Is there a way to multiply these columns?


Solution

  • Remember that Polars is designed so that computations run in Rust, not Python, where it's like 1000x faster. If you have Python operations you want to run, you lose a lot of the benefit of using Polars in the first place.
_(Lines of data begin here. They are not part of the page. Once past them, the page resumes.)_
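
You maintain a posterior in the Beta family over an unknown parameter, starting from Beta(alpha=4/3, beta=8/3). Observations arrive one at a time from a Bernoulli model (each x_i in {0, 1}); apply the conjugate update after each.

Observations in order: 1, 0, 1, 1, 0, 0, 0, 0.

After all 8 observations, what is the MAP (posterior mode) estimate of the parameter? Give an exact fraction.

obs 1: x=1 → posterior Beta(7/3, 8/3)
obs 2: x=0 → posterior Beta(7/3, 11/3)
obs 3: x=1 → posterior Beta(10/3, 11/3)
obs 4: x=1 → posterior Beta(13/3, 11/3)
obs 5: x=0 → posterior Beta(13/3, 14/3)
obs 6: x=0 → posterior Beta(13/3, 17/3)
obs 7: x=0 → posterior Beta(13/3, 20/3)
obs 8: x=0 → posterior Beta(13/3, 23/3)

1/3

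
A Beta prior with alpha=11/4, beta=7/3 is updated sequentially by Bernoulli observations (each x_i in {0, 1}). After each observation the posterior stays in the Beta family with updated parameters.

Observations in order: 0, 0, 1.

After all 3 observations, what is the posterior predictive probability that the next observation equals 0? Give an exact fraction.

obs 1: x=0 → posterior Beta(11/4, 10/3)
obs 2: x=0 → posterior Beta(11/4, 13/3)
obs 3: x=1 → posterior Beta(15/4, 13/3)

52/97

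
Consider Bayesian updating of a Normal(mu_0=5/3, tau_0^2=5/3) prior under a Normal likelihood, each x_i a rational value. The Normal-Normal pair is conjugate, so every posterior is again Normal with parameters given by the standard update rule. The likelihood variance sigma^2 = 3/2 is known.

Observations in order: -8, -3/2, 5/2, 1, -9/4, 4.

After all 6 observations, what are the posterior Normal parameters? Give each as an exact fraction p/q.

mu_0=-55/138, tau_0^2=5/23

obs 1: x=-8 → posterior Normal(-65/19, 15/19)
obs 2: x=-3/2 → posterior Normal(-80/29, 15/29)
obs 3: x=5/2 → posterior Normal(-55/39, 5/13)
obs 4: x=1 → posterior Normal(-45/49, 15/49)
obs 5: x=-9/4 → posterior Normal(-135/118, 15/59)
obs 6: x=4 → posterior Normal(-55/138, 5/23)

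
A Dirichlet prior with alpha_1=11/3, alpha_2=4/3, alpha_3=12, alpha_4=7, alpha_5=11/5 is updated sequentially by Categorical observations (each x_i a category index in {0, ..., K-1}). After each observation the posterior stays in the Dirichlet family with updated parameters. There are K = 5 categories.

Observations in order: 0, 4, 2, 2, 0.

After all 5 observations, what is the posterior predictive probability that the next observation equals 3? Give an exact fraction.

35/156

obs 1: x=0 → posterior Dirichlet(14/3, 4/3, 12, 7, 11/5)
obs 2: x=4 → posterior Dirichlet(14/3, 4/3, 12, 7, 16/5)
obs 3: x=2 → posterior Dirichlet(14/3, 4/3, 13, 7, 16/5)
obs 4: x=2 → posterior Dirichlet(14/3, 4/3, 14, 7, 16/5)
obs 5: x=0 → posterior Dirichlet(17/3, 4/3, 14, 7, 16/5)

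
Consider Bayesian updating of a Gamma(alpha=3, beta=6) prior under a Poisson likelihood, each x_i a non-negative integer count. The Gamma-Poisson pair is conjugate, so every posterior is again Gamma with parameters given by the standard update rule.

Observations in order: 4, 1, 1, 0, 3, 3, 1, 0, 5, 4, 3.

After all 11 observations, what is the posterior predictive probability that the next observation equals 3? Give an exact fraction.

obs 1: x=4 → posterior Gamma(7, 7)
obs 2: x=1 → posterior Gamma(8, 8)
obs 3: x=1 → posterior Gamma(9, 9)
obs 4: x=0 → posterior Gamma(9, 10)
obs 5: x=3 → posterior Gamma(12, 11)
obs 6: x=3 → posterior Gamma(15, 12)
obs 7: x=1 → posterior Gamma(16, 13)
obs 8: x=0 → posterior Gamma(16, 14)
obs 9: x=5 → posterior Gamma(21, 15)
obs 10: x=4 → posterior Gamma(25, 16)
obs 11: x=3 → posterior Gamma(28, 17)

28776358864020716401046058976553986615/204827218235565031601071716502295543808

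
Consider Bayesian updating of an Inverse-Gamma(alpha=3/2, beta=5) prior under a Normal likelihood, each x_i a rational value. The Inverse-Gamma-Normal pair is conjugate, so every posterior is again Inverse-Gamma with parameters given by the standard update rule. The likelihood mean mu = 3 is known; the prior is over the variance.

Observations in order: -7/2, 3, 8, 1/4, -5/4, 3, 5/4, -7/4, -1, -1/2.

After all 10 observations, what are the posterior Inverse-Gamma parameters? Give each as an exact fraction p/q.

alpha=13/2, beta=627/8

obs 1: x=-7/2 → posterior Inverse-Gamma(2, 209/8)
obs 2: x=3 → posterior Inverse-Gamma(5/2, 209/8)
obs 3: x=8 → posterior Inverse-Gamma(3, 309/8)
obs 4: x=1/4 → posterior Inverse-Gamma(7/2, 1357/32)
obs 5: x=-5/4 → posterior Inverse-Gamma(4, 823/16)
obs 6: x=3 → posterior Inverse-Gamma(9/2, 823/16)
obs 7: x=5/4 → posterior Inverse-Gamma(5, 1695/32)
obs 8: x=-7/4 → posterior Inverse-Gamma(11/2, 257/4)
obs 9: x=-1 → posterior Inverse-Gamma(6, 289/4)
obs 10: x=-1/2 → posterior Inverse-Gamma(13/2, 627/8)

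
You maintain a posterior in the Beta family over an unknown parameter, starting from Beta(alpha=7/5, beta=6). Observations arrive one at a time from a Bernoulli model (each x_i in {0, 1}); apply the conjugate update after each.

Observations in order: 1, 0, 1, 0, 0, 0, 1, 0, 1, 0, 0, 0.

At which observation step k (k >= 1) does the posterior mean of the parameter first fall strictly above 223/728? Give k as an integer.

obs 1: x=1 → posterior Beta(12/5, 6)
obs 2: x=0 → posterior Beta(12/5, 7)
obs 3: x=1 → posterior Beta(17/5, 7)
obs 4: x=0 → posterior Beta(17/5, 8)
obs 5: x=0 → posterior Beta(17/5, 9)
obs 6: x=0 → posterior Beta(17/5, 10)
obs 7: x=1 → posterior Beta(22/5, 10)
obs 8: x=0 → posterior Beta(22/5, 11)
obs 9: x=1 → posterior Beta(27/5, 11)
obs 10: x=0 → posterior Beta(27/5, 12)
obs 11: x=0 → posterior Beta(27/5, 13)
obs 12: x=0 → posterior Beta(27/5, 14)

k = 3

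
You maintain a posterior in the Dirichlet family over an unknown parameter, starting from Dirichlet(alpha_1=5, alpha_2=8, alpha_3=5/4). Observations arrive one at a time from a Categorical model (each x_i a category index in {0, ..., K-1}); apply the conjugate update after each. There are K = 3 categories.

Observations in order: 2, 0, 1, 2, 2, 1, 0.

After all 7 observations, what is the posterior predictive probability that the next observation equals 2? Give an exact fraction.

1/5

obs 1: x=2 → posterior Dirichlet(5, 8, 9/4)
obs 2: x=0 → posterior Dirichlet(6, 8, 9/4)
obs 3: x=1 → posterior Dirichlet(6, 9, 9/4)
obs 4: x=2 → posterior Dirichlet(6, 9, 13/4)
obs 5: x=2 → posterior Dirichlet(6, 9, 17/4)
obs 6: x=1 → posterior Dirichlet(6, 10, 17/4)
obs 7: x=0 → posterior Dirichlet(7, 10, 17/4)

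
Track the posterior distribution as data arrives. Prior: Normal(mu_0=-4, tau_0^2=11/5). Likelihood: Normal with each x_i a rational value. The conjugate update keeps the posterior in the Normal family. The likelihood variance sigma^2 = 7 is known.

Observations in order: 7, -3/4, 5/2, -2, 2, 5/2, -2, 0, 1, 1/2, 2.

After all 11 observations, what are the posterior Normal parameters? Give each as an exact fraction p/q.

obs 1: x=7 → posterior Normal(-63/46, 77/46)
obs 2: x=-3/4 → posterior Normal(-5/4, 77/57)
obs 3: x=5/2 → posterior Normal(-175/272, 77/68)
obs 4: x=-2 → posterior Normal(-263/316, 77/79)
obs 5: x=2 → posterior Normal(-35/72, 77/90)
obs 6: x=5/2 → posterior Normal(-65/404, 77/101)
obs 7: x=-2 → posterior Normal(-153/448, 11/16)
obs 8: x=0 → posterior Normal(-51/164, 77/123)
obs 9: x=1 → posterior Normal(-109/536, 77/134)
obs 10: x=1/2 → posterior Normal(-3/20, 77/145)
obs 11: x=2 → posterior Normal(1/624, 77/156)

mu_0=1/624, tau_0^2=77/156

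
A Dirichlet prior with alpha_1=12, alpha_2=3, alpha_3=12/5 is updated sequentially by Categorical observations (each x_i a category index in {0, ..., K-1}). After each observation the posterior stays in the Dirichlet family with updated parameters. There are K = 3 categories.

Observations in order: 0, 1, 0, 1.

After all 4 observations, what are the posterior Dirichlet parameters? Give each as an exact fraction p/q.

alpha_1=14, alpha_2=5, alpha_3=12/5

obs 1: x=0 → posterior Dirichlet(13, 3, 12/5)
obs 2: x=1 → posterior Dirichlet(13, 4, 12/5)
obs 3: x=0 → posterior Dirichlet(14, 4, 12/5)
obs 4: x=1 → posterior Dirichlet(14, 5, 12/5)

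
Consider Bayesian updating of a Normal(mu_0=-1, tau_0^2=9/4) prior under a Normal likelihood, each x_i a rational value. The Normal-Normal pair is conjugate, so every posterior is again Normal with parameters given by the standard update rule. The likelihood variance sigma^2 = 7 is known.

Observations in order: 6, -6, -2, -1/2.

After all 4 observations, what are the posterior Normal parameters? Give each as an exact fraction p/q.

obs 1: x=6 → posterior Normal(26/37, 63/37)
obs 2: x=-6 → posterior Normal(-14/23, 63/46)
obs 3: x=-2 → posterior Normal(-46/55, 63/55)
obs 4: x=-1/2 → posterior Normal(-101/128, 63/64)

mu_0=-101/128, tau_0^2=63/64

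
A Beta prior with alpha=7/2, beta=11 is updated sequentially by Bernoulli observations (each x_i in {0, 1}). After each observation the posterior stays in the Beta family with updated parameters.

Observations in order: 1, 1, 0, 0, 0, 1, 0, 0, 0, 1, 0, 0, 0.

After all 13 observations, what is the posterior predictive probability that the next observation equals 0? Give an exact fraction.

obs 1: x=1 → posterior Beta(9/2, 11)
obs 2: x=1 → posterior Beta(11/2, 11)
obs 3: x=0 → posterior Beta(11/2, 12)
obs 4: x=0 → posterior Beta(11/2, 13)
obs 5: x=0 → posterior Beta(11/2, 14)
obs 6: x=1 → posterior Beta(13/2, 14)
obs 7: x=0 → posterior Beta(13/2, 15)
obs 8: x=0 → posterior Beta(13/2, 16)
obs 9: x=0 → posterior Beta(13/2, 17)
obs 10: x=1 → posterior Beta(15/2, 17)
obs 11: x=0 → posterior Beta(15/2, 18)
obs 12: x=0 → posterior Beta(15/2, 19)
obs 13: x=0 → posterior Beta(15/2, 20)

8/11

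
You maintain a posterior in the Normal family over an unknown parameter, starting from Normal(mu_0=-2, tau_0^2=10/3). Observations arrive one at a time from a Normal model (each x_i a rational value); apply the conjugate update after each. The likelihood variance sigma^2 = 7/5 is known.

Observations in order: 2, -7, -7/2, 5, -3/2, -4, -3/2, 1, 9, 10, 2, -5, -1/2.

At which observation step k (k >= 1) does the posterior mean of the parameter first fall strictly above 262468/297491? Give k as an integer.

k = 11

obs 1: x=2 → posterior Normal(58/71, 70/71)
obs 2: x=-7 → posterior Normal(-292/121, 70/121)
obs 3: x=-7/2 → posterior Normal(-467/171, 70/171)
obs 4: x=5 → posterior Normal(-217/221, 70/221)
obs 5: x=-3/2 → posterior Normal(-292/271, 70/271)
obs 6: x=-4 → posterior Normal(-164/107, 70/321)
obs 7: x=-3/2 → posterior Normal(-81/53, 10/53)
obs 8: x=1 → posterior Normal(-517/421, 70/421)
obs 9: x=9 → posterior Normal(-67/471, 70/471)
obs 10: x=10 → posterior Normal(433/521, 70/521)
obs 11: x=2 → posterior Normal(533/571, 70/571)
obs 12: x=-5 → posterior Normal(283/621, 70/621)
obs 13: x=-1/2 → posterior Normal(258/671, 70/671)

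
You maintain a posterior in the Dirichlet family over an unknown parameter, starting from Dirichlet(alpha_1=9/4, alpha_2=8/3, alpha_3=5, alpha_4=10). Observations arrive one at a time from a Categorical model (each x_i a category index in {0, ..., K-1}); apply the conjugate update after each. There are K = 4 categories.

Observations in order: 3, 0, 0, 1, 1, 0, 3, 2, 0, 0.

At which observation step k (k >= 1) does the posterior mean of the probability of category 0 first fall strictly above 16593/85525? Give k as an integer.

k = 6

obs 1: x=3 → posterior Dirichlet(9/4, 8/3, 5, 11)
obs 2: x=0 → posterior Dirichlet(13/4, 8/3, 5, 11)
obs 3: x=0 → posterior Dirichlet(17/4, 8/3, 5, 11)
obs 4: x=1 → posterior Dirichlet(17/4, 11/3, 5, 11)
obs 5: x=1 → posterior Dirichlet(17/4, 14/3, 5, 11)
obs 6: x=0 → posterior Dirichlet(21/4, 14/3, 5, 11)
obs 7: x=3 → posterior Dirichlet(21/4, 14/3, 5, 12)
obs 8: x=2 → posterior Dirichlet(21/4, 14/3, 6, 12)
obs 9: x=0 → posterior Dirichlet(25/4, 14/3, 6, 12)
obs 10: x=0 → posterior Dirichlet(29/4, 14/3, 6, 12)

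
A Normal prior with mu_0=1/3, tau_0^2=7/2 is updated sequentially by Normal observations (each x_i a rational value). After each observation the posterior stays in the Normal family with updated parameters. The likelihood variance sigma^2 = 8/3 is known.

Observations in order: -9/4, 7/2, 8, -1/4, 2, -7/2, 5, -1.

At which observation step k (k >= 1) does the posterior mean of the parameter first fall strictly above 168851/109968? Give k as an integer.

obs 1: x=-9/4 → posterior Normal(-503/444, 56/37)
obs 2: x=7/2 → posterior Normal(379/696, 28/29)
obs 3: x=8 → posterior Normal(2395/948, 56/79)
obs 4: x=-1/4 → posterior Normal(583/300, 14/25)
obs 5: x=2 → posterior Normal(709/363, 56/121)
obs 6: x=-7/2 → posterior Normal(977/852, 28/71)
obs 7: x=5 → posterior Normal(1607/978, 56/163)
obs 8: x=-1 → posterior Normal(1481/1104, 7/23)

k = 3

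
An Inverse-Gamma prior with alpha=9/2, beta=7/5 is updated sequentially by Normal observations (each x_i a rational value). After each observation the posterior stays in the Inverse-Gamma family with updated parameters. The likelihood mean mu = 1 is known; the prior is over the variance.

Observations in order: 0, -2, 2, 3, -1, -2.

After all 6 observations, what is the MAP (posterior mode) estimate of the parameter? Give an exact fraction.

154/85

obs 1: x=0 → posterior Inverse-Gamma(5, 19/10)
obs 2: x=-2 → posterior Inverse-Gamma(11/2, 32/5)
obs 3: x=2 → posterior Inverse-Gamma(6, 69/10)
obs 4: x=3 → posterior Inverse-Gamma(13/2, 89/10)
obs 5: x=-1 → posterior Inverse-Gamma(7, 109/10)
obs 6: x=-2 → posterior Inverse-Gamma(15/2, 77/5)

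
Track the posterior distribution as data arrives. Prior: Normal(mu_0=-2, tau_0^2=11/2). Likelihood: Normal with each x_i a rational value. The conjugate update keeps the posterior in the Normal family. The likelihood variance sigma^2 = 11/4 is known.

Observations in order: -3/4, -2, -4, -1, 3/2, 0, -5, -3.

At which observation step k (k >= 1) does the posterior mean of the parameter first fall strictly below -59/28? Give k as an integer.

k = 3

obs 1: x=-3/4 → posterior Normal(-7/6, 11/6)
obs 2: x=-2 → posterior Normal(-3/2, 11/10)
obs 3: x=-4 → posterior Normal(-31/14, 11/14)
obs 4: x=-1 → posterior Normal(-35/18, 11/18)
obs 5: x=3/2 → posterior Normal(-29/22, 1/2)
obs 6: x=0 → posterior Normal(-29/26, 11/26)
obs 7: x=-5 → posterior Normal(-49/30, 11/30)
obs 8: x=-3 → posterior Normal(-61/34, 11/34)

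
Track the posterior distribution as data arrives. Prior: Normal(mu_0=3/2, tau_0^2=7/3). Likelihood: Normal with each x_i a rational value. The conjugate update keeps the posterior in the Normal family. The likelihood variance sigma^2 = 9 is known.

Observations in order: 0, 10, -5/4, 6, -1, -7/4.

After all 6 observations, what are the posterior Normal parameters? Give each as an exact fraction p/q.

obs 1: x=0 → posterior Normal(81/68, 63/34)
obs 2: x=10 → posterior Normal(221/82, 63/41)
obs 3: x=-5/4 → posterior Normal(407/192, 21/16)
obs 4: x=6 → posterior Normal(115/44, 63/55)
obs 5: x=-1 → posterior Normal(547/248, 63/62)
obs 6: x=-7/4 → posterior Normal(83/46, 21/23)

mu_0=83/46, tau_0^2=21/23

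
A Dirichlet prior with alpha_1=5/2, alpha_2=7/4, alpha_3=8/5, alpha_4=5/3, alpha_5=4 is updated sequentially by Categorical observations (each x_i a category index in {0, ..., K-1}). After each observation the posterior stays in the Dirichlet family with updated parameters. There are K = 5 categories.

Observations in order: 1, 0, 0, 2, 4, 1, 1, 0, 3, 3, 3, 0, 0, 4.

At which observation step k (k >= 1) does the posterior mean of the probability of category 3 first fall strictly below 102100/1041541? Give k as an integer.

k = 6

obs 1: x=1 → posterior Dirichlet(5/2, 11/4, 8/5, 5/3, 4)
obs 2: x=0 → posterior Dirichlet(7/2, 11/4, 8/5, 5/3, 4)
obs 3: x=0 → posterior Dirichlet(9/2, 11/4, 8/5, 5/3, 4)
obs 4: x=2 → posterior Dirichlet(9/2, 11/4, 13/5, 5/3, 4)
obs 5: x=4 → posterior Dirichlet(9/2, 11/4, 13/5, 5/3, 5)
obs 6: x=1 → posterior Dirichlet(9/2, 15/4, 13/5, 5/3, 5)
obs 7: x=1 → posterior Dirichlet(9/2, 19/4, 13/5, 5/3, 5)
obs 8: x=0 → posterior Dirichlet(11/2, 19/4, 13/5, 5/3, 5)
obs 9: x=3 → posterior Dirichlet(11/2, 19/4, 13/5, 8/3, 5)
obs 10: x=3 → posterior Dirichlet(11/2, 19/4, 13/5, 11/3, 5)
obs 11: x=3 → posterior Dirichlet(11/2, 19/4, 13/5, 14/3, 5)
obs 12: x=0 → posterior Dirichlet(13/2, 19/4, 13/5, 14/3, 5)
obs 13: x=0 → posterior Dirichlet(15/2, 19/4, 13/5, 14/3, 5)
obs 14: x=4 → posterior Dirichlet(15/2, 19/4, 13/5, 14/3, 6)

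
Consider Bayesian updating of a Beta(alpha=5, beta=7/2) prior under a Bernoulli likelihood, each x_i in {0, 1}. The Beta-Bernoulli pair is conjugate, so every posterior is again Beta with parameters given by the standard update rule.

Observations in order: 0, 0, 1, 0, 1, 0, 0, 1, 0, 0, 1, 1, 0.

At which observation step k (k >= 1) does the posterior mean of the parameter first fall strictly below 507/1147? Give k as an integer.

obs 1: x=0 → posterior Beta(5, 9/2)
obs 2: x=0 → posterior Beta(5, 11/2)
obs 3: x=1 → posterior Beta(6, 11/2)
obs 4: x=0 → posterior Beta(6, 13/2)
obs 5: x=1 → posterior Beta(7, 13/2)
obs 6: x=0 → posterior Beta(7, 15/2)
obs 7: x=0 → posterior Beta(7, 17/2)
obs 8: x=1 → posterior Beta(8, 17/2)
obs 9: x=0 → posterior Beta(8, 19/2)
obs 10: x=0 → posterior Beta(8, 21/2)
obs 11: x=1 → posterior Beta(9, 21/2)
obs 12: x=1 → posterior Beta(10, 21/2)
obs 13: x=0 → posterior Beta(10, 23/2)

k = 10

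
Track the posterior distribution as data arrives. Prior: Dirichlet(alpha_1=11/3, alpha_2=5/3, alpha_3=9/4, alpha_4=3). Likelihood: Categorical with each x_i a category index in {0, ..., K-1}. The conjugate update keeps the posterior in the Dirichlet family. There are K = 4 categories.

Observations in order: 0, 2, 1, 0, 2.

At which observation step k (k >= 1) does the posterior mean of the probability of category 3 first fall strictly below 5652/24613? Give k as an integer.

obs 1: x=0 → posterior Dirichlet(14/3, 5/3, 9/4, 3)
obs 2: x=2 → posterior Dirichlet(14/3, 5/3, 13/4, 3)
obs 3: x=1 → posterior Dirichlet(14/3, 8/3, 13/4, 3)
obs 4: x=0 → posterior Dirichlet(17/3, 8/3, 13/4, 3)
obs 5: x=2 → posterior Dirichlet(17/3, 8/3, 17/4, 3)

k = 3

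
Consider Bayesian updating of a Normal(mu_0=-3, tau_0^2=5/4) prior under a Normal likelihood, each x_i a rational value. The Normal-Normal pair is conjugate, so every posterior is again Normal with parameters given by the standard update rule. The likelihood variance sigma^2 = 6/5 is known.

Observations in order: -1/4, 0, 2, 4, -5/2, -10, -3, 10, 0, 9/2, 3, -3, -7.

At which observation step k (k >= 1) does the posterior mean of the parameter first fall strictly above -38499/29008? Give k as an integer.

k = 2

obs 1: x=-1/4 → posterior Normal(-313/196, 30/49)
obs 2: x=0 → posterior Normal(-313/296, 15/37)
obs 3: x=2 → posterior Normal(-113/396, 10/33)
obs 4: x=4 → posterior Normal(287/496, 15/62)
obs 5: x=-5/2 → posterior Normal(37/596, 30/149)
obs 6: x=-10 → posterior Normal(-321/232, 5/29)
obs 7: x=-3 → posterior Normal(-1263/796, 30/199)
obs 8: x=10 → posterior Normal(-263/896, 15/112)
obs 9: x=0 → posterior Normal(-263/996, 10/83)
obs 10: x=9/2 → posterior Normal(187/1096, 15/137)
obs 11: x=3 → posterior Normal(487/1196, 30/299)
obs 12: x=-3 → posterior Normal(187/1296, 5/54)
obs 13: x=-7 → posterior Normal(-513/1396, 30/349)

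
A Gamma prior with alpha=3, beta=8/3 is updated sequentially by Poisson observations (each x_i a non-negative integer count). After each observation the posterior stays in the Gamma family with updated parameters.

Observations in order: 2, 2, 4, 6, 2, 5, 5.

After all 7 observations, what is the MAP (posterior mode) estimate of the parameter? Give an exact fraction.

84/29

obs 1: x=2 → posterior Gamma(5, 11/3)
obs 2: x=2 → posterior Gamma(7, 14/3)
obs 3: x=4 → posterior Gamma(11, 17/3)
obs 4: x=6 → posterior Gamma(17, 20/3)
obs 5: x=2 → posterior Gamma(19, 23/3)
obs 6: x=5 → posterior Gamma(24, 26/3)
obs 7: x=5 → posterior Gamma(29, 29/3)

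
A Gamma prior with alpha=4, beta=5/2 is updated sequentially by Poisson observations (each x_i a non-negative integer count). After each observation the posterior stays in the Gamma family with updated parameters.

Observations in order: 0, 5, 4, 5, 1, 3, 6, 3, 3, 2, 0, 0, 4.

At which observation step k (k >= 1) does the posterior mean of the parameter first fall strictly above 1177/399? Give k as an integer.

obs 1: x=0 → posterior Gamma(4, 7/2)
obs 2: x=5 → posterior Gamma(9, 9/2)
obs 3: x=4 → posterior Gamma(13, 11/2)
obs 4: x=5 → posterior Gamma(18, 13/2)
obs 5: x=1 → posterior Gamma(19, 15/2)
obs 6: x=3 → posterior Gamma(22, 17/2)
obs 7: x=6 → posterior Gamma(28, 19/2)
obs 8: x=3 → posterior Gamma(31, 21/2)
obs 9: x=3 → posterior Gamma(34, 23/2)
obs 10: x=2 → posterior Gamma(36, 25/2)
obs 11: x=0 → posterior Gamma(36, 27/2)
obs 12: x=0 → posterior Gamma(36, 29/2)
obs 13: x=4 → posterior Gamma(40, 31/2)

k = 8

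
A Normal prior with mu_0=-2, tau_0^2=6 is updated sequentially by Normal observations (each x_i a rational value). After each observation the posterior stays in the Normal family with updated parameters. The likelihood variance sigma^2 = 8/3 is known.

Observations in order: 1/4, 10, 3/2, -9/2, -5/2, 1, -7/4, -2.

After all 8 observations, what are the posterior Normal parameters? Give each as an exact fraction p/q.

mu_0=5/38, tau_0^2=6/19

obs 1: x=1/4 → posterior Normal(-23/52, 24/13)
obs 2: x=10 → posterior Normal(337/88, 12/11)
obs 3: x=3/2 → posterior Normal(391/124, 24/31)
obs 4: x=-9/2 → posterior Normal(229/160, 3/5)
obs 5: x=-5/2 → posterior Normal(139/196, 24/49)
obs 6: x=1 → posterior Normal(175/232, 12/29)
obs 7: x=-7/4 → posterior Normal(28/67, 24/67)
obs 8: x=-2 → posterior Normal(5/38, 6/19)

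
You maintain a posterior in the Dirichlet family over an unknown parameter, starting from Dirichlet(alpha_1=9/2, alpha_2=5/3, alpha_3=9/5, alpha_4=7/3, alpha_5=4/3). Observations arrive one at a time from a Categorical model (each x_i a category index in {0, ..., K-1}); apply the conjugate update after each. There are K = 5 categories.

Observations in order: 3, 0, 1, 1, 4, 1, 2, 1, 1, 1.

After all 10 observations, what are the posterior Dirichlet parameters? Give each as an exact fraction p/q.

obs 1: x=3 → posterior Dirichlet(9/2, 5/3, 9/5, 10/3, 4/3)
obs 2: x=0 → posterior Dirichlet(11/2, 5/3, 9/5, 10/3, 4/3)
obs 3: x=1 → posterior Dirichlet(11/2, 8/3, 9/5, 10/3, 4/3)
obs 4: x=1 → posterior Dirichlet(11/2, 11/3, 9/5, 10/3, 4/3)
obs 5: x=4 → posterior Dirichlet(11/2, 11/3, 9/5, 10/3, 7/3)
obs 6: x=1 → posterior Dirichlet(11/2, 14/3, 9/5, 10/3, 7/3)
obs 7: x=2 → posterior Dirichlet(11/2, 14/3, 14/5, 10/3, 7/3)
obs 8: x=1 → posterior Dirichlet(11/2, 17/3, 14/5, 10/3, 7/3)
obs 9: x=1 → posterior Dirichlet(11/2, 20/3, 14/5, 10/3, 7/3)
obs 10: x=1 → posterior Dirichlet(11/2, 23/3, 14/5, 10/3, 7/3)

alpha_1=11/2, alpha_2=23/3, alpha_3=14/5, alpha_4=10/3, alpha_5=7/3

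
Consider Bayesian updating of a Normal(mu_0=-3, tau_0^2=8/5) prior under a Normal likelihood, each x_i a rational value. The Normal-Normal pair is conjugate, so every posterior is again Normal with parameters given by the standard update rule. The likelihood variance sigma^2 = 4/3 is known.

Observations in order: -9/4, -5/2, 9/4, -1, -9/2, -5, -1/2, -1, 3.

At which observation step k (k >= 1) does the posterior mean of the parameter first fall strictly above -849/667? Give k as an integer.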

    But, thankfully, Polars does have a very nice feature that is relevant here, which is “native” processing of dataclasses.

    import polars as pl
    from dataclasses import dataclass
    
    
    @dataclass
    class Summary:
        value: float
        origin: str
    
        def __mul__(self, x: float | int) -> "Summary":
            return Summary(self.value * x, self.origin)
    
        def __rmul__(self, x: float | int) -> "Summary":
            return self * x
    
    
    mapping = {
        "CASH": Summary(1, "E"),
        "ITEM": Summary(-9, "A"),
        "CHECK": Summary(46, "A"),
    }
    
    df = pl.DataFrame(
        {
            "quantity": [7, 4, 10],
            "type": mapping.keys(),
            "summary": mapping.values(),
        }
    )
    
    df
    

    Because Summary is a dataclass, you 1. don't need __init__ and __repr__ (they come for free), and 2. don't need to do anything special for Polars to struct-ify them.

    shape: (3, 3)
    ┌──────────┬───────┬────────────┐
    │ quantity ┆ type  ┆ summary    │
    │ ---      ┆ ---   ┆ ---        │
    │ i64      ┆ str   ┆ struct[2]  │
    ╞══════════╪═══════╪════════════╡
    │ 7        ┆ CASH  ┆ {1.0,"E"}  │
    │ 4        ┆ ITEM  ┆ {-9.0,"A"} │
    │ 10       ┆ CHECK ┆ {46.0,"A"} │
    └──────────┴───────┴────────────┘
    

    Now you can just do regular Polars struct ops:

    df.with_columns(
        qty_summary=pl.struct(
            pl.col("summary").struct.field("value") * pl.col("quantity"),
            pl.col("summary").struct.field("origin"),
        )
    )